New testing process proves puzzling
Within the last few days, the health authority launched the Island Health Test Kit Reservation Site, where individuals could select one of 11 sites from Campbell River to Victoria to reserve a five-minute appointment to pick up a rapid test.
When the site first launched, a reservation code was not needed to book a time slot, but by noon Monday, the site required a verification code. Numerous people on social media reported booking a slot and receiving a test kit without the code.
A code can only be obtained by calling the Island Health COVID call centre following the completion of an online self-assessment.
As of this weekend, Vancouver Island residents are being asked to use rapid tests (still not widely available in the region) instead of getting PCR tested for COVID symptoms. Called this morning and was given similar directives in #yyj. Am investigating.
— Tegwyn Hughes (@tegwynhughes) January 3, 2022
While the rapid tests are not widely available in the region, Island residents with mild COVID symptoms and no risk factors for severe illness are not required to get a test, according to Island Health.
Residents seeking a test must call Service BC following an online COVID-19 self-assessment. Some residents report having an option to receive either a rapid test or a PCR, while others did not receive the option for a PCR test.
A confirmation of booking is required at the test site in order to receive the rapid test, and following a positive result, individuals are asked to self-report the results through an online form.
Expert says more clarity needed from Island Health
Dr. Lyne Filiatrault, a retired emergency physician, says more information needs to be shared with residents about how rapid antigen tests work if they are to replace PCR tests for low-risk residents.

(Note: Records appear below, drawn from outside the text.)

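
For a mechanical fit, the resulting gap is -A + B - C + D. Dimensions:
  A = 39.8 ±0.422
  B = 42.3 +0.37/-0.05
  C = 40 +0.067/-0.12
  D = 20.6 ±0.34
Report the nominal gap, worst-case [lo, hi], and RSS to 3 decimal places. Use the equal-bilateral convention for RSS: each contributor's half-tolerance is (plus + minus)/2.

nominal=-16.900 wc=[-17.779,-15.648] rss=0.589

Stack each dimension's contribution:
  -A: nom -39.800 → Σnom=-39.800; wc +0.422/-0.422 → slack +0.422/-0.422; half-tol=0.422, Σhalf²=0.178084
  +B: nom +42.300 → Σnom=2.500; wc +0.370/-0.050 → slack +0.792/-0.472; half-tol=0.210, Σhalf²=0.222184
  -C: nom -40.000 → Σnom=-37.500; wc +0.120/-0.067 → slack +0.912/-0.539; half-tol=0.093, Σhalf²=0.230926
  +D: nom +20.600 → Σnom=-16.900; wc +0.340/-0.340 → slack +1.252/-0.879; half-tol=0.340, Σhalf²=0.346526
Nominal = -16.900. Worst-case = [-16.900 - 0.879, -16.900 + 1.252] = [-17.779, -15.648]. RSS = √0.346526 = 0.589.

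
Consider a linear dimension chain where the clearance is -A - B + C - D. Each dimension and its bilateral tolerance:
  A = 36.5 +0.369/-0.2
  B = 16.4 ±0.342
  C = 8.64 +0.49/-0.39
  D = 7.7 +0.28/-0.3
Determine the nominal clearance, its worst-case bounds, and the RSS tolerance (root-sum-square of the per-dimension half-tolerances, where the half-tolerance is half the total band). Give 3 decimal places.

nominal=-51.960 wc=[-53.341,-50.628] rss=0.690

Stack each dimension's contribution:
  -A: nom -36.500 → Σnom=-36.500; wc +0.200/-0.369 → slack +0.200/-0.369; half-tol=0.284, Σhalf²=0.080940
  -B: nom -16.400 → Σnom=-52.900; wc +0.342/-0.342 → slack +0.542/-0.711; half-tol=0.342, Σhalf²=0.197904
  +C: nom +8.640 → Σnom=-44.260; wc +0.490/-0.390 → slack +1.032/-1.101; half-tol=0.440, Σhalf²=0.391504
  -D: nom -7.700 → Σnom=-51.960; wc +0.300/-0.280 → slack +1.332/-1.381; half-tol=0.290, Σhalf²=0.475604
Nominal = -51.960. Worst-case = [-51.960 - 1.381, -51.960 + 1.332] = [-53.341, -50.628]. RSS = √0.475604 = 0.690.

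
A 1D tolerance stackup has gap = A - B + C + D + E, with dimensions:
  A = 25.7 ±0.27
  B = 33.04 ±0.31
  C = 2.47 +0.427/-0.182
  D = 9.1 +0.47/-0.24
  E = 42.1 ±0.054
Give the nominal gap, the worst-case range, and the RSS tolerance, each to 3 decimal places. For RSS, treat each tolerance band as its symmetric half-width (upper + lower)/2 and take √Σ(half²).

nominal=46.330 wc=[45.274,47.861] rss=0.625

Stack each dimension's contribution:
  +A: nom +25.700 → Σnom=25.700; wc +0.270/-0.270 → slack +0.270/-0.270; half-tol=0.270, Σhalf²=0.072900
  -B: nom -33.040 → Σnom=-7.340; wc +0.310/-0.310 → slack +0.580/-0.580; half-tol=0.310, Σhalf²=0.169000
  +C: nom +2.470 → Σnom=-4.870; wc +0.427/-0.182 → slack +1.007/-0.762; half-tol=0.304, Σhalf²=0.261720
  +D: nom +9.100 → Σnom=4.230; wc +0.470/-0.240 → slack +1.477/-1.002; half-tol=0.355, Σhalf²=0.387745
  +E: nom +42.100 → Σnom=46.330; wc +0.054/-0.054 → slack +1.531/-1.056; half-tol=0.054, Σhalf²=0.390661
Nominal = 46.330. Worst-case = [46.330 - 1.056, 46.330 + 1.531] = [45.274, 47.861]. RSS = √0.390661 = 0.625.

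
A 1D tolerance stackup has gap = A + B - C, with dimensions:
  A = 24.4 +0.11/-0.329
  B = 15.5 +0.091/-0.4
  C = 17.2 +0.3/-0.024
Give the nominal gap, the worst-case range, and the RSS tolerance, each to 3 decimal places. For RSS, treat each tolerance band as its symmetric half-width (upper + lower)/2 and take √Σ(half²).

Stack each dimension's contribution:
  +A: nom +24.400 → Σnom=24.400; wc +0.110/-0.329 → slack +0.110/-0.329; half-tol=0.220, Σhalf²=0.048180
  +B: nom +15.500 → Σnom=39.900; wc +0.091/-0.400 → slack +0.201/-0.729; half-tol=0.245, Σhalf²=0.108451
  -C: nom -17.200 → Σnom=22.700; wc +0.024/-0.300 → slack +0.225/-1.029; half-tol=0.162, Σhalf²=0.134694
Nominal = 22.700. Worst-case = [22.700 - 1.029, 22.700 + 0.225] = [21.671, 22.925]. RSS = √0.134694 = 0.367.

nominal=22.700 wc=[21.671,22.925] rss=0.367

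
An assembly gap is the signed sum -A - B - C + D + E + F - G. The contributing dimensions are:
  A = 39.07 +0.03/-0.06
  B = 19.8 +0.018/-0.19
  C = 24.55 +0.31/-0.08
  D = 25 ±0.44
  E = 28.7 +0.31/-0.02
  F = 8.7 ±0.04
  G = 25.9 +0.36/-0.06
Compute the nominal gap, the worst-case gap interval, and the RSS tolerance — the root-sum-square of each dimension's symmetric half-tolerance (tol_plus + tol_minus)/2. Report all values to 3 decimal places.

Stack each dimension's contribution:
  -A: nom -39.070 → Σnom=-39.070; wc +0.060/-0.030 → slack +0.060/-0.030; half-tol=0.045, Σhalf²=0.002025
  -B: nom -19.800 → Σnom=-58.870; wc +0.190/-0.018 → slack +0.250/-0.048; half-tol=0.104, Σhalf²=0.012841
  -C: nom -24.550 → Σnom=-83.420; wc +0.080/-0.310 → slack +0.330/-0.358; half-tol=0.195, Σhalf²=0.050866
  +D: nom +25.000 → Σnom=-58.420; wc +0.440/-0.440 → slack +0.770/-0.798; half-tol=0.440, Σhalf²=0.244466
  +E: nom +28.700 → Σnom=-29.720; wc +0.310/-0.020 → slack +1.080/-0.818; half-tol=0.165, Σhalf²=0.271691
  +F: nom +8.700 → Σnom=-21.020; wc +0.040/-0.040 → slack +1.120/-0.858; half-tol=0.040, Σhalf²=0.273291
  -G: nom -25.900 → Σnom=-46.920; wc +0.060/-0.360 → slack +1.180/-1.218; half-tol=0.210, Σhalf²=0.317391
Nominal = -46.920. Worst-case = [-46.920 - 1.218, -46.920 + 1.180] = [-48.138, -45.740]. RSS = √0.317391 = 0.563.

nominal=-46.920 wc=[-48.138,-45.740] rss=0.563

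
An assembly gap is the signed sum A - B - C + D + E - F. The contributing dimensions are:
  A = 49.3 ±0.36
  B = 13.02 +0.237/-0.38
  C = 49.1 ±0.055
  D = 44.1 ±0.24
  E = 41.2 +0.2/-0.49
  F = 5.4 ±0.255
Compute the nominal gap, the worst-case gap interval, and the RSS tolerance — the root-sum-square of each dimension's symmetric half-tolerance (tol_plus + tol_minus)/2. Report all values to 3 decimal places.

Stack each dimension's contribution:
  +A: nom +49.300 → Σnom=49.300; wc +0.360/-0.360 → slack +0.360/-0.360; half-tol=0.360, Σhalf²=0.129600
  -B: nom -13.020 → Σnom=36.280; wc +0.380/-0.237 → slack +0.740/-0.597; half-tol=0.308, Σhalf²=0.224772
  -C: nom -49.100 → Σnom=-12.820; wc +0.055/-0.055 → slack +0.795/-0.652; half-tol=0.055, Σhalf²=0.227797
  +D: nom +44.100 → Σnom=31.280; wc +0.240/-0.240 → slack +1.035/-0.892; half-tol=0.240, Σhalf²=0.285397
  +E: nom +41.200 → Σnom=72.480; wc +0.200/-0.490 → slack +1.235/-1.382; half-tol=0.345, Σhalf²=0.404422
  -F: nom -5.400 → Σnom=67.080; wc +0.255/-0.255 → slack +1.490/-1.637; half-tol=0.255, Σhalf²=0.469447
Nominal = 67.080. Worst-case = [67.080 - 1.637, 67.080 + 1.490] = [65.443, 68.570]. RSS = √0.469447 = 0.685.

nominal=67.080 wc=[65.443,68.570] rss=0.685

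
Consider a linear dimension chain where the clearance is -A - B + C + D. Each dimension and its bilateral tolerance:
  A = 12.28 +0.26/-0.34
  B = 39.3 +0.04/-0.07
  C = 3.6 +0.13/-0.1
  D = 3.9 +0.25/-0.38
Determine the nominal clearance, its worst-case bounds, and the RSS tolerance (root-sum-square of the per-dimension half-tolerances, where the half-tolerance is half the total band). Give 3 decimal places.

Stack each dimension's contribution:
  -A: nom -12.280 → Σnom=-12.280; wc +0.340/-0.260 → slack +0.340/-0.260; half-tol=0.300, Σhalf²=0.090000
  -B: nom -39.300 → Σnom=-51.580; wc +0.070/-0.040 → slack +0.410/-0.300; half-tol=0.055, Σhalf²=0.093025
  +C: nom +3.600 → Σnom=-47.980; wc +0.130/-0.100 → slack +0.540/-0.400; half-tol=0.115, Σhalf²=0.106250
  +D: nom +3.900 → Σnom=-44.080; wc +0.250/-0.380 → slack +0.790/-0.780; half-tol=0.315, Σhalf²=0.205475
Nominal = -44.080. Worst-case = [-44.080 - 0.780, -44.080 + 0.790] = [-44.860, -43.290]. RSS = √0.205475 = 0.453.

nominal=-44.080 wc=[-44.860,-43.290] rss=0.453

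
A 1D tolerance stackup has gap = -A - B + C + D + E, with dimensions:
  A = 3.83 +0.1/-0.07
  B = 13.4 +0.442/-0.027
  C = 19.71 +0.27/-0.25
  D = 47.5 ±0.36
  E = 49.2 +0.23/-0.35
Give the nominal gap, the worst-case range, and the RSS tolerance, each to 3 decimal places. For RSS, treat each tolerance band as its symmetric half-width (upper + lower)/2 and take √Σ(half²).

Stack each dimension's contribution:
  -A: nom -3.830 → Σnom=-3.830; wc +0.070/-0.100 → slack +0.070/-0.100; half-tol=0.085, Σhalf²=0.007225
  -B: nom -13.400 → Σnom=-17.230; wc +0.027/-0.442 → slack +0.097/-0.542; half-tol=0.235, Σhalf²=0.062215
  +C: nom +19.710 → Σnom=2.480; wc +0.270/-0.250 → slack +0.367/-0.792; half-tol=0.260, Σhalf²=0.129815
  +D: nom +47.500 → Σnom=49.980; wc +0.360/-0.360 → slack +0.727/-1.152; half-tol=0.360, Σhalf²=0.259415
  +E: nom +49.200 → Σnom=99.180; wc +0.230/-0.350 → slack +0.957/-1.502; half-tol=0.290, Σhalf²=0.343515
Nominal = 99.180. Worst-case = [99.180 - 1.502, 99.180 + 0.957] = [97.678, 100.137]. RSS = √0.343515 = 0.586.

nominal=99.180 wc=[97.678,100.137] rss=0.586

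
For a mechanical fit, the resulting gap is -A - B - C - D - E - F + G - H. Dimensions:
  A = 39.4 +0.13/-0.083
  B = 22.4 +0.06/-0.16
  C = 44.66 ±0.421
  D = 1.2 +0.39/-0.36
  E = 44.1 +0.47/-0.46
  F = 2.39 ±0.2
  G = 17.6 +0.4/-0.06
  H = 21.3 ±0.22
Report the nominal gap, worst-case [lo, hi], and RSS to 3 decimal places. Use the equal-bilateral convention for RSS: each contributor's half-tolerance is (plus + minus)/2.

Stack each dimension's contribution:
  -A: nom -39.400 → Σnom=-39.400; wc +0.083/-0.130 → slack +0.083/-0.130; half-tol=0.107, Σhalf²=0.011342
  -B: nom -22.400 → Σnom=-61.800; wc +0.160/-0.060 → slack +0.243/-0.190; half-tol=0.110, Σhalf²=0.023442
  -C: nom -44.660 → Σnom=-106.460; wc +0.421/-0.421 → slack +0.664/-0.611; half-tol=0.421, Σhalf²=0.200683
  -D: nom -1.200 → Σnom=-107.660; wc +0.360/-0.390 → slack +1.024/-1.001; half-tol=0.375, Σhalf²=0.341308
  -E: nom -44.100 → Σnom=-151.760; wc +0.460/-0.470 → slack +1.484/-1.471; half-tol=0.465, Σhalf²=0.557533
  -F: nom -2.390 → Σnom=-154.150; wc +0.200/-0.200 → slack +1.684/-1.671; half-tol=0.200, Σhalf²=0.597533
  +G: nom +17.600 → Σnom=-136.550; wc +0.400/-0.060 → slack +2.084/-1.731; half-tol=0.230, Σhalf²=0.650433
  -H: nom -21.300 → Σnom=-157.850; wc +0.220/-0.220 → slack +2.304/-1.951; half-tol=0.220, Σhalf²=0.698833
Nominal = -157.850. Worst-case = [-157.850 - 1.951, -157.850 + 2.304] = [-159.801, -155.546]. RSS = √0.698833 = 0.836.

nominal=-157.850 wc=[-159.801,-155.546] rss=0.836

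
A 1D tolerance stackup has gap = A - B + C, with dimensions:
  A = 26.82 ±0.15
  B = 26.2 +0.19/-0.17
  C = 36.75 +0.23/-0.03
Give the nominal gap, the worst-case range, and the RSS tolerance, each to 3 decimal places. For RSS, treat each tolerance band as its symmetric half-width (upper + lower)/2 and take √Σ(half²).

nominal=37.370 wc=[37.000,37.920] rss=0.268

Stack each dimension's contribution:
  +A: nom +26.820 → Σnom=26.820; wc +0.150/-0.150 → slack +0.150/-0.150; half-tol=0.150, Σhalf²=0.022500
  -B: nom -26.200 → Σnom=0.620; wc +0.170/-0.190 → slack +0.320/-0.340; half-tol=0.180, Σhalf²=0.054900
  +C: nom +36.750 → Σnom=37.370; wc +0.230/-0.030 → slack +0.550/-0.370; half-tol=0.130, Σhalf²=0.071800
Nominal = 37.370. Worst-case = [37.370 - 0.370, 37.370 + 0.550] = [37.000, 37.920]. RSS = √0.071800 = 0.268.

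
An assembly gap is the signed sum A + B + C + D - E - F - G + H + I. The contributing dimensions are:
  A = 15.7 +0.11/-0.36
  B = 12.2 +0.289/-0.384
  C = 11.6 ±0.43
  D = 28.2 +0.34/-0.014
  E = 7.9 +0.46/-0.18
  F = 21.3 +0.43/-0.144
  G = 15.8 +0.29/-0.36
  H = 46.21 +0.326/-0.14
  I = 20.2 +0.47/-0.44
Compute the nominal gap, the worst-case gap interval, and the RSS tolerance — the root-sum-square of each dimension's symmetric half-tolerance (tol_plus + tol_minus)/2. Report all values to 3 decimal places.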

“One rapid antigen test means nothing if you have symptoms,” she told Black Press Media, adding it’s the government’s responsibility to “tell people how to use (a test) and when to use it.”
Filiatrault is a member of Protect Our Province BC, a group of health-care professionals advocating for evidence-based policies surrounding COVID. The group has been advocating for rapid testing to become more widely available throughout the province, but Filiatrualt worries the option will do more harm than good if used incorrectly.
Because rapid antigen tests are less accurate than PCR tests, the retired ER doctor says they cannot be used as the only confirmation that a person doesn’t have the virus.
“If you get one negative rapid test but you have symptoms, it doesn’t matter,” she explains. “You should isolate and assume you have it.”
For Vancouver Island residents with COVID symptoms and only one rapid test, Filiatrault reccomends isolating immediately and using a rapid test after the five-day isolation period to verify whether the virus is still transmissible.